I think back to the report on my screen. I’ve reached page 45 now. I’ve found 3 more errors. One of them is a duplicate entry that was counted 15 times. If I hadn’t caught it, our budget for next year would have been inflated by $555,000. The automation ‘saved’ us time, but my manual intervention saved us from bankruptcy. Who gets the credit? The software company will use our data to claim they helped us manage a half-million-dollar budget.
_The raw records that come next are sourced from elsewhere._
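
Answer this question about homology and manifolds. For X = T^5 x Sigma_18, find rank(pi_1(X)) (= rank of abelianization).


pi_1(A x B) = pi_1(A) x pi_1(B); rank of abelianization = b_1.
b_1(T^5) = 5, b_1(Sigma_18) = 2*18 = 36.
b_1(product) = 5 + 36 = 41

41


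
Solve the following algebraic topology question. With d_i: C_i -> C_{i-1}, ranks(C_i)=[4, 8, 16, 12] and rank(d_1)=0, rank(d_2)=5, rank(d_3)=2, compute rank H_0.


rank H_k = rank(ker d_k) - rank(im d_{k+1}).
rank(ker d_0) = rank(C_0) - rank(d_0) = 4 - 0 = 4.
rank(im d_{0+1}) = 0.
rank H_0 = 4 - 0 = 4

4


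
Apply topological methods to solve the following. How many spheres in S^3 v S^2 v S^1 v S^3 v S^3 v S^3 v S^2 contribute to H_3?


For a wedge of spheres, H_k (k>0) is free on one generator per sphere of dimension k.
Spheres of dimension 3: count = 4.
b_3 = 4

4


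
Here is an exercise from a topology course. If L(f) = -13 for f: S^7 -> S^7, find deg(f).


L(f) = 1 + (-1)^7 deg(f) on S^7.
-13 = 1 + (-1)^7 * deg(f)
(-1)^7 * deg(f) = -14
deg(f) = 14

14


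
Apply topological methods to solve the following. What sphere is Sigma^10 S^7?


Each suspension raises dimension by 1: Sigma S^n = S^{n+1}.
Sigma^10 S^7 = S^{7+10} = S^17

17


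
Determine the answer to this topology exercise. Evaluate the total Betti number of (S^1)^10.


b_k(T^10) = C(10,k), so the sum over k is sum_k C(10,k) = 2^10.
Total = 2^10 = 1024

1024


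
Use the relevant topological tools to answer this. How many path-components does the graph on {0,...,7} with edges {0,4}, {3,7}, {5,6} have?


Run DFS/union-find over 8 vertices.
V = 8, E = 3.
Number of components = 5

5


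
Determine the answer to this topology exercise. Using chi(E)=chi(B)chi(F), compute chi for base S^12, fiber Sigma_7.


chi(S^12) = 2 (n even), chi(Sigma_7) = 2 - 2*7 = -12.
chi(E) = 2 * (-12) = -24

-24


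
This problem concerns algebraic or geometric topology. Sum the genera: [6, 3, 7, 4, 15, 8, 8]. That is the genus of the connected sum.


Genus is additive under connected sum of orientable surfaces.
g = 6 + 3 + 7 + 4 + 15 + 8 + 8 = 51

51


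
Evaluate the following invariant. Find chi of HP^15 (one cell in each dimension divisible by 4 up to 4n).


HP^15 has one cell in each dimension 0, 4, ..., 4*15 (15+1 cells, all even-dim).
chi = 15 + 1 = 16

16


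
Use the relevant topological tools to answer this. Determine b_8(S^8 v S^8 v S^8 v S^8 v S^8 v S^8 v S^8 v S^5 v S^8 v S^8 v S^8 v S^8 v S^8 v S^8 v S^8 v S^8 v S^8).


For a wedge of spheres, H_k (k>0) is free on one generator per sphere of dimension k.
Spheres of dimension 8: count = 16.
b_8 = 16

16


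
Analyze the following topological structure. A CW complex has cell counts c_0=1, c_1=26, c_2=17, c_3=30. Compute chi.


chi = sum_k (-1)^k c_k.
= (-1)^0*1 + (-1)^1*26 + (-1)^2*17 + (-1)^3*30
= (1) + (-26) + (17) + (-30)
= -38

-38


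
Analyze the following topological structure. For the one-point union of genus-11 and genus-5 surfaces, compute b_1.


For a wedge: H_1(A v B) = H_1(A) + H_1(B).
b_1(Sigma_11) = 22, b_1(Sigma_5) = 10.
b_1 = 22 + 10 = 32

32


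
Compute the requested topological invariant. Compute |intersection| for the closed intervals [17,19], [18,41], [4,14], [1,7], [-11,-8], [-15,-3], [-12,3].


Intersection = [max(a_i), min(b_i)] = [18, -8].
Since 18 > -8, the intersection is empty.
Length = 0

0


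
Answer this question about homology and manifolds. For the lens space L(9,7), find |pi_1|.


pi_1(L(p,q)) = Z/pZ for any q coprime to p.
|pi_1(L(9,7))| = 9

9


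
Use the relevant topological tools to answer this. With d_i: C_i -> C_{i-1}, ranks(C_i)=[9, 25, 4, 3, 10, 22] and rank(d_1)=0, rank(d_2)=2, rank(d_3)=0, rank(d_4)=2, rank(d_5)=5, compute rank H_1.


rank H_k = rank(ker d_k) - rank(im d_{k+1}).
rank(ker d_1) = rank(C_1) - rank(d_1) = 25 - 0 = 25.
rank(im d_{1+1}) = 2.
rank H_1 = 25 - 2 = 23

23


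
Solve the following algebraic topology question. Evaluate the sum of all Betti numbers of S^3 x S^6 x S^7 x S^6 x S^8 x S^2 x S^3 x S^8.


Total Betti number is multiplicative under products.
Each S^d (d>=1) has total Betti number 2.
There are 8 sphere factors.
Total = 2^8 = 256

256


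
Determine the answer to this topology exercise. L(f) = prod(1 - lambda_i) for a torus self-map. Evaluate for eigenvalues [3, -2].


For a torus self-map: L(f) = det(I - A) where A acts on H_1.
L(f) = (1-3) * (1--2) = -2 * 3 = -6

-6


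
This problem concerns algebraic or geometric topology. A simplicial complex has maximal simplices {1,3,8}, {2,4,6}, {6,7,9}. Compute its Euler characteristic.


Enumerate all faces; f-vector: f_0=8, f_1=9, f_2=3.
chi = sum (-1)^k f_k = 2

2


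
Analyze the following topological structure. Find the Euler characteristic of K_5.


K_5: V = 5, E = C(5,2) = 10.
chi = V - E = 5 - 10 = -5

-5


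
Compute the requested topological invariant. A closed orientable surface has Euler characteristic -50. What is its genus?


chi = 2 - 2g for closed orientable surfaces.
-50 = 2 - 2g
2g = 2 - (-50) = 52
g = 26

26


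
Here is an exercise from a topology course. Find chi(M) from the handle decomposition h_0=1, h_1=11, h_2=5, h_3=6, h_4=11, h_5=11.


Handles of index k contribute (-1)^k to chi (same as CW cells).
chi = (1) + (-11) + (5) + (-6) + (11) + (-11) = -11

-11


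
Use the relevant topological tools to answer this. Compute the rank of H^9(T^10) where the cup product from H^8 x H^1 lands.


Cup product: H^p x H^q -> H^{p+q}; here p+q = 8+1 = 9.
rank H^k(T^n) = C(n,k).
C(10,9) = 10

10


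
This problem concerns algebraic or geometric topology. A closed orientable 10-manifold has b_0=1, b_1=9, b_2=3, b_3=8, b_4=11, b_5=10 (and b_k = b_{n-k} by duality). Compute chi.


By Poincare duality b_k = b_{10-k}, so full Betti numbers: b_0=1, b_1=9, b_2=3, b_3=8, b_4=11, b_5=10, b_6=11, b_7=8, b_8=3, b_9=9, b_10=1.
chi = sum (-1)^k b_k = -14

-14


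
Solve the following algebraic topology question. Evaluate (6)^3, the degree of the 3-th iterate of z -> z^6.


deg(f) = 6. Degree is multiplicative: deg(f^3) = (deg f)^3.
deg(f^3) = (6)^3 = 216

216


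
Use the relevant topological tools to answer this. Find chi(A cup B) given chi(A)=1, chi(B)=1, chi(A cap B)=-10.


chi(A cup B) = chi(A) + chi(B) - chi(A cap B)
= 1 + (1) - (-10)
= 12

12


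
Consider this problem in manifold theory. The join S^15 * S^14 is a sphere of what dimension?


Join of spheres: S^m * S^n = S^{m+n+1}.
dim = 15 + 14 + 1 = 30

30


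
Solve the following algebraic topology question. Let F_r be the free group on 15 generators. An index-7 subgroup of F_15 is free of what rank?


Nielsen-Schreier: an index-n subgroup of F_r is free of rank 1 + n(r-1).
Equivalently: chi(cover) = n*chi(base); chi(vee_r S^1) = 1 - 15 = -14.
chi(E) = 7*(-14) = -98; rank = 1 - chi(E) = 1 - (-98) = 99.
rank = 1 + 7*(15-1) = 1 + 98 = 99

99


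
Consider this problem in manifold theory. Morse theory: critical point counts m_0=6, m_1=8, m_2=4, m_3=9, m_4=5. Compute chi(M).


Morse theory: chi(M) = sum_k (-1)^k m_k where m_k = #(index-k critical points).
= (6) + (-8) + (4) + (-9) + (5) = -2

-2


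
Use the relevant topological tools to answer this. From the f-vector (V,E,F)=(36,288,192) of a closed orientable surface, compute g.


chi = V - E + F = 36 - 288 + 192 = -60
For orientable closed surface: chi = 2 - 2g, so g = (2 - chi)/2.
g = (2 - (-60)) / 2 = 62 / 2 = 31

31


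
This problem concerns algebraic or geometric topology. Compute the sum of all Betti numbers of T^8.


b_k(T^8) = C(8,k), so the sum over k is sum_k C(8,k) = 2^8.
Total = 2^8 = 256

256


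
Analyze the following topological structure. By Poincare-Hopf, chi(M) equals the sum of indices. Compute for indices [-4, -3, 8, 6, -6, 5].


Poincare-Hopf: chi(M) = sum of indices of zeros.
chi = (-4) + (-3) + (8) + (6) + (-6) + (5) = 6

6


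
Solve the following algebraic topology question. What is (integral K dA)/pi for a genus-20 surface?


Gauss-Bonnet: integral K dA = 2*pi*chi(M).
chi(Sigma_20) = 2 - 2*20 = -38.
(integral K dA)/pi = 2*chi = 2*(-38) = -76

-76


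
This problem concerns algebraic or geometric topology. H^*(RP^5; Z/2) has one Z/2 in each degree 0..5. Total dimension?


H^k(RP^5; Z/2) = Z/2 for each 0 <= k <= 5.
Total dimension = 5 + 1 = 6

6


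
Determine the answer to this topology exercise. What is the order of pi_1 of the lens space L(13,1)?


pi_1(L(p,q)) = Z/pZ for any q coprime to p.
|pi_1(L(13,1))| = 13

13


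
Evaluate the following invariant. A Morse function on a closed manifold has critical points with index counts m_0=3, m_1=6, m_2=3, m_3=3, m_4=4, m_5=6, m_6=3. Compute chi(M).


Morse theory: chi(M) = sum_k (-1)^k m_k where m_k = #(index-k critical points).
= (3) + (-6) + (3) + (-3) + (4) + (-6) + (3) = -2

-2


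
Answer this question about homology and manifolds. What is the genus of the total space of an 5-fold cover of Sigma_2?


For an n-sheeted cover: chi(E) = n * chi(B).
chi(Sigma_2) = 2 - 2*2 = -2.
chi(E) = 5 * (-2) = -10.
genus(E) = (2 - chi(E))/2 = (2 - (-10))/2 = 12/2 = 6

6


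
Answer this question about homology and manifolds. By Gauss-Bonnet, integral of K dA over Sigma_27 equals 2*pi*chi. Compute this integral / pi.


Gauss-Bonnet: integral K dA = 2*pi*chi(M).
chi(Sigma_27) = 2 - 2*27 = -52.
(integral K dA)/pi = 2*chi = 2*(-52) = -104

-104


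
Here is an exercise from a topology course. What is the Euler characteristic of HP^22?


HP^22 has one cell in each dimension 0, 4, ..., 4*22 (22+1 cells, all even-dim).
chi = 22 + 1 = 23

23


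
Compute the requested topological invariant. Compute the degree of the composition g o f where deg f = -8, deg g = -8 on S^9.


Degree is multiplicative under composition: deg(g o f) = deg(g) * deg(f).
= -8 * -8 = 64

64


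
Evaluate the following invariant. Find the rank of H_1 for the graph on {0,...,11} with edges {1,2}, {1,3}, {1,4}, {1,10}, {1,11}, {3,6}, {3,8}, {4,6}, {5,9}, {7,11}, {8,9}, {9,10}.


b_1 = E - V + (number of components).
E = 12, V = 12, components = 2.
b_1 = 12 - 12 + 2 = 2

2


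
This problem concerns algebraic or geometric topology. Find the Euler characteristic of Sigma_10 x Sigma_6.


chi(Sigma_10) = 2 - 2*10 = -18
chi(Sigma_6) = 2 - 2*6 = -10
chi(product) = (-18) * (-10) = 180

180


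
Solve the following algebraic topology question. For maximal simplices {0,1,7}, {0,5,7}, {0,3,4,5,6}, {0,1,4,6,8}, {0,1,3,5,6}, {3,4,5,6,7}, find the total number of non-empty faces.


Each maximal simplex on m vertices has 2^m - 1 nonempty faces.
Take the union (dedupe shared faces).
Total distinct faces = 87

87


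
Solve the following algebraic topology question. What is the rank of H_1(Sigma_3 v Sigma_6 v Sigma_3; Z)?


For a wedge X v Y: reduced H_k(X v Y) = H_k(X) + H_k(Y).
Each Sigma_g contributes b_1 = 2g.
b_1 = 6 + 12 + 6 = 24

24


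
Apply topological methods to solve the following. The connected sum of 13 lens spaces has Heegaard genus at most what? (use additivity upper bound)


Heegaard genus satisfies g(A#B) <= g(A) + g(B).
Each lens space has g = 1.
Upper bound: 13 * 1 = 13

13


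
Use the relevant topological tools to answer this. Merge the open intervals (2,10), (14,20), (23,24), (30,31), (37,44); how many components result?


Sort and merge overlapping open intervals.
Merged: (2,10), (14,20), (23,24), (30,31), (37,44).
Number of components = 5

5


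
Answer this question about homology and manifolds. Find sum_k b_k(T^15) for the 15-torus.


b_k(T^15) = C(15,k), so the sum over k is sum_k C(15,k) = 2^15.
Total = 2^15 = 32768

32768


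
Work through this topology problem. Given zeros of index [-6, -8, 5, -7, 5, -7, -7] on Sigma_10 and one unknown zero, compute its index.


Poincare-Hopf: sum of indices = chi(M).
chi(Sigma_10) = 2 - 2*10 = -18.
Sum of known indices = -25.
x = chi - (sum known) = -18 - (-25) = 7

7


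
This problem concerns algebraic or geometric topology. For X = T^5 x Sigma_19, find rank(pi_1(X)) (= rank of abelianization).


pi_1(A x B) = pi_1(A) x pi_1(B); rank of abelianization = b_1.
b_1(T^5) = 5, b_1(Sigma_19) = 2*19 = 38.
b_1(product) = 5 + 38 = 43

43


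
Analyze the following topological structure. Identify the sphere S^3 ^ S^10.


S^m ^ S^n = S^{m+n}.
k = 3 + 10 = 13

13


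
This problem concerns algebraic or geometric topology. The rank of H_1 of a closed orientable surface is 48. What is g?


For a closed orientable surface: b_1 = 2g.
48 = 2g
g = 48 / 2 = 24

24


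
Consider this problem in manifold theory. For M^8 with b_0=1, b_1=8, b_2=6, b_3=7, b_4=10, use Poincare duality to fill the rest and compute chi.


By Poincare duality b_k = b_{8-k}, so full Betti numbers: b_0=1, b_1=8, b_2=6, b_3=7, b_4=10, b_5=7, b_6=6, b_7=8, b_8=1.
chi = sum (-1)^k b_k = -6

-6


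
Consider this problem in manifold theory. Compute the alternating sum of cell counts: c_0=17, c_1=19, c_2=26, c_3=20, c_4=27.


chi = sum_k (-1)^k c_k.
= (-1)^0*17 + (-1)^1*19 + (-1)^2*26 + (-1)^3*20 + (-1)^4*27
= (17) + (-19) + (26) + (-20) + (27)
= 31

31


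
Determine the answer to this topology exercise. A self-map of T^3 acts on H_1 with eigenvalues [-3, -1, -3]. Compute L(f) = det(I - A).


For a torus self-map: L(f) = det(I - A) where A acts on H_1.
L(f) = (1--3) * (1--1) * (1--3) = 4 * 2 * 4 = 32

32


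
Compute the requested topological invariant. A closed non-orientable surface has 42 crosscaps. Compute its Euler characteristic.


For a non-orientable closed surface with k crosscaps: chi = 2 - k.
Here k = 42.
chi = 2 - 42 = -40

-40


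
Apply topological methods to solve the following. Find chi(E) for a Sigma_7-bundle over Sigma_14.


For a fiber bundle F -> E -> B (with CW structure): chi(E) = chi(B) * chi(F).
chi(Sigma_14) = -26, chi(Sigma_7) = -12.
chi(E) = (-26) * (-12) = 312

312


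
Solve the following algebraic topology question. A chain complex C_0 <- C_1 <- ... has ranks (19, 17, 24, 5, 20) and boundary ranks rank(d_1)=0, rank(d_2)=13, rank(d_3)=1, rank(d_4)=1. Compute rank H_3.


rank H_k = rank(ker d_k) - rank(im d_{k+1}).
rank(ker d_3) = rank(C_3) - rank(d_3) = 5 - 1 = 4.
rank(im d_{3+1}) = 1.
rank H_3 = 4 - 1 = 3

3


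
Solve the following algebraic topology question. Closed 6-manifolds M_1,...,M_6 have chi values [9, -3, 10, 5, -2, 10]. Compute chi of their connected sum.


For n-manifolds: chi(A#B) = chi(A) + chi(B) - chi(S^6).
chi(S^6) = 1 + (-1)^6 = 2.
chi(#) = (sum chi_i) - (6-1)*chi(S^6) = 29 - 5*2 = 19

19


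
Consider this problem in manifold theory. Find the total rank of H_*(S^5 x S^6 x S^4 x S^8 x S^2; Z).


Total Betti number is multiplicative under products.
Each S^d (d>=1) has total Betti number 2.
There are 5 sphere factors.
Total = 2^5 = 32

32


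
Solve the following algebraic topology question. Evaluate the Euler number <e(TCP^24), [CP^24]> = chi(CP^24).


For any closed oriented manifold, <e(TM),[M]> = chi(M).
chi(CP^24) = 24+1 = 25

25


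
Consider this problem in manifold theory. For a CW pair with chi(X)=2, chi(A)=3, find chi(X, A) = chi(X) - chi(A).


Relative Euler characteristic: chi(X, A) = chi(X) - chi(A).
= 2 - (3) = -1

-1


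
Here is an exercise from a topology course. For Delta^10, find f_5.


Delta^10 has 10+1 vertices. A 5-face is a choice of 5+1 vertices.
f_5 = C(10+1, 5+1) = C(11,6) = 462

462


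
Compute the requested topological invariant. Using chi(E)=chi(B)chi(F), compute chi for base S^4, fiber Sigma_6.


chi(S^4) = 2 (n even), chi(Sigma_6) = 2 - 2*6 = -10.
chi(E) = 2 * (-10) = -20

-20


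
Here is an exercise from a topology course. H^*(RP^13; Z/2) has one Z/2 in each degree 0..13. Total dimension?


H^k(RP^13; Z/2) = Z/2 for each 0 <= k <= 13.
Total dimension = 13 + 1 = 14

14


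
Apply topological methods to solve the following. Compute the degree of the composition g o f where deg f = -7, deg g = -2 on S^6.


Degree is multiplicative under composition: deg(g o f) = deg(g) * deg(f).
= -2 * -7 = 14

14


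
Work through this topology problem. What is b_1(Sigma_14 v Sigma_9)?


For a wedge: H_1(A v B) = H_1(A) + H_1(B).
b_1(Sigma_14) = 28, b_1(Sigma_9) = 18.
b_1 = 28 + 18 = 46

46


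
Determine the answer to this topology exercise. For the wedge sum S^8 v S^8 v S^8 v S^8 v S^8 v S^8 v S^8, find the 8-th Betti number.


For a wedge of spheres, H_k (k>0) is free on one generator per sphere of dimension k.
Spheres of dimension 8: count = 7.
b_8 = 7

7


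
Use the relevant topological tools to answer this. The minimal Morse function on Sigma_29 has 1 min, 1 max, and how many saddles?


A perfect Morse function has m_k = b_k.
For Sigma_29: b_0=1, b_1=2g=58, b_2=1.
Saddles m_1 = 2g = 58

58


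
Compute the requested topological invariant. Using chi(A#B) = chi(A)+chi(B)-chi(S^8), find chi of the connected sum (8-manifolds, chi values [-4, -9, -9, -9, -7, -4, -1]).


For n-manifolds: chi(A#B) = chi(A) + chi(B) - chi(S^8).
chi(S^8) = 1 + (-1)^8 = 2.
chi(#) = (sum chi_i) - (7-1)*chi(S^8) = -43 - 6*2 = -55

-55


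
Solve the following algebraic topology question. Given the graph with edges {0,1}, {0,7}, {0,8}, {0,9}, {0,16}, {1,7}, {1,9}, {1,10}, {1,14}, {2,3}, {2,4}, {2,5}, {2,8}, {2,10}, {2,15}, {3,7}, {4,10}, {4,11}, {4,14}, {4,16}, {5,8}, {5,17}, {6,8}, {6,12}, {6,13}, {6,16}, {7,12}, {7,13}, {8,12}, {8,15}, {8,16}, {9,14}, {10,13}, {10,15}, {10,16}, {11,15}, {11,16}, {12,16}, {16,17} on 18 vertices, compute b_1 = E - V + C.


b_1 = E - V + (number of components).
E = 39, V = 18, components = 1.
b_1 = 39 - 18 + 1 = 22

22


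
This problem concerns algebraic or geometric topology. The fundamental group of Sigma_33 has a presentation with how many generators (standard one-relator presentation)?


Standard presentation: pi_1(Sigma_g) = <a_1,b_1,...,a_g,b_g | [a_1,b_1]...[a_g,b_g] = 1>.
Number of generators = 2g = 2*33 = 66

66


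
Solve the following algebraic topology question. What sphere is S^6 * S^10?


Join of spheres: S^m * S^n = S^{m+n+1}.
dim = 6 + 10 + 1 = 17

17


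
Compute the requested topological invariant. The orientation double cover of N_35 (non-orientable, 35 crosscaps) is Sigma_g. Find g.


chi(N_35) = 2 - 35 = -33.
Double cover: chi(Sigma_g) = 2 * chi(N_35) = 2*(-33) = -66.
2 - 2g = -66, so g = (2 - (-66))/2 = 68/2 = 34

34


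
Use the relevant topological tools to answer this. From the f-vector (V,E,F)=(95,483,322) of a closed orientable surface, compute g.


chi = V - E + F = 95 - 483 + 322 = -66
For orientable closed surface: chi = 2 - 2g, so g = (2 - chi)/2.
g = (2 - (-66)) / 2 = 68 / 2 = 34

34


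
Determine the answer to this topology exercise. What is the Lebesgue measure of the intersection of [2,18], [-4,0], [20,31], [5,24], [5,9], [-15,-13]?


Intersection = [max(a_i), min(b_i)] = [20, -13].
Since 20 > -13, the intersection is empty.
Length = 0

0


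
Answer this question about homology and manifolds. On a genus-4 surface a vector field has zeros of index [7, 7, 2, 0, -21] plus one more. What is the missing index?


Poincare-Hopf: sum of indices = chi(M).
chi(Sigma_4) = 2 - 2*4 = -6.
Sum of known indices = -5.
x = chi - (sum known) = -6 - (-5) = -1

-1


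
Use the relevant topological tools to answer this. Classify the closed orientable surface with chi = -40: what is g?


chi = 2 - 2g for closed orientable surfaces.
-40 = 2 - 2g
2g = 2 - (-40) = 42
g = 21

21


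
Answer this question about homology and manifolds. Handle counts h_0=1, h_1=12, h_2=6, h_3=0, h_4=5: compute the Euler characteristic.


Handles of index k contribute (-1)^k to chi (same as CW cells).
chi = (1) + (-12) + (6) + (0) + (5) = 0

0


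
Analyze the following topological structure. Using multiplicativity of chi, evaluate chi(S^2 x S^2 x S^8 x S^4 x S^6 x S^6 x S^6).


chi is multiplicative: chi(X x Y) = chi(X) chi(Y).
Each even-dim sphere has chi = 2. There are 7 factors.
chi = 2^7 = 128

128


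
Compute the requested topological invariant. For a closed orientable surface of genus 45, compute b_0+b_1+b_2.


For Sigma_45: b_0 = 1, b_1 = 2g = 90, b_2 = 1.
Total = 1 + 90 + 1 = 92

92


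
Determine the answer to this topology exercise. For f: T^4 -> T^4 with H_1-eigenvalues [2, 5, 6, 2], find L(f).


For a torus self-map: L(f) = det(I - A) where A acts on H_1.
L(f) = (1-2) * (1-5) * (1-6) * (1-2) = -1 * -4 * -5 * -1 = 20

20


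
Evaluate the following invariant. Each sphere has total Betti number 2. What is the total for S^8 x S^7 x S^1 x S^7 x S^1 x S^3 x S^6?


Total Betti number is multiplicative under products.
Each S^d (d>=1) has total Betti number 2.
There are 7 sphere factors.
Total = 2^7 = 128

128


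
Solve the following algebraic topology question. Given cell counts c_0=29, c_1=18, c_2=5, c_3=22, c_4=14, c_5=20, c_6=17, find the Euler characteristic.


chi = sum_k (-1)^k c_k.
= (-1)^0*29 + (-1)^1*18 + (-1)^2*5 + (-1)^3*22 + (-1)^4*14 + (-1)^5*20 + (-1)^6*17
= (29) + (-18) + (5) + (-22) + (14) + (-20) + (17)
= 5

5


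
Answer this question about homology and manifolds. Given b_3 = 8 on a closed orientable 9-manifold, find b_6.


Poincare duality for closed orientable n-manifolds: b_k = b_{n-k}.
Here n = 9, so b_6 = b_3 = 8

8


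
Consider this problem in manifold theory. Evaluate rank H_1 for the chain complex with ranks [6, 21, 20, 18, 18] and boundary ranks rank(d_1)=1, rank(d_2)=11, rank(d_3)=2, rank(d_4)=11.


rank H_k = rank(ker d_k) - rank(im d_{k+1}).
rank(ker d_1) = rank(C_1) - rank(d_1) = 21 - 1 = 20.
rank(im d_{1+1}) = 11.
rank H_1 = 20 - 11 = 9

9


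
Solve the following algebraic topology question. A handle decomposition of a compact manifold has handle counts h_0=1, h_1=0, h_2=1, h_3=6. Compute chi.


Handles of index k contribute (-1)^k to chi (same as CW cells).
chi = (1) + (0) + (1) + (-6) = -4

-4


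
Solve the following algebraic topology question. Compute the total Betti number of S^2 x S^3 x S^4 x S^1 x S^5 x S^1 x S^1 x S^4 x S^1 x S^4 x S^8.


Total Betti number is multiplicative under products.
Each S^d (d>=1) has total Betti number 2.
There are 11 sphere factors.
Total = 2^11 = 2048

2048


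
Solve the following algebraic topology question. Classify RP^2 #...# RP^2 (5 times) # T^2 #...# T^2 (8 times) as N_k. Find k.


Since a >= 1, the sum is non-orientable; each T^2 can be replaced by RP^2 # RP^2 (since T^2#RP^2 = 3RP^2).
Total crosscaps k = 5 + 2*8 = 21.
Check via chi: chi = 5*1 + 8*0 - (5+8-1)*2 = -19 = 2 - k = -19. Consistent.

21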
They won’t mention the guy with the migraine sitting in a dark office at 5:15 PM manually deleting duplicate rows.
Depth Over Throughput
There is no ‘undo’ button for the loss of human agency. We are so enamored with the speed of the 5-second calculation that we’ve forgotten the wisdom of the 45-minute reflection. We’ve traded depth for throughput. We’ve traded the artisan for the administrator. And yet, the signs are there, if you look closely enough. They are in the flickering neon of Paul’s workshop, in the manual recovery of a deleted file, and in the physical reality of a guided tour. These are the things that remind us we are still here, still relevant, and still much more capable than the scripts we’ve written to replace us. Maybe the solution isn’t to turn the machine off and on again. Maybe the solution is to leave it off for 5 minutes and see if we can remember how to do the work ourselves. If we can’t, then we’ve already lost more than just our time.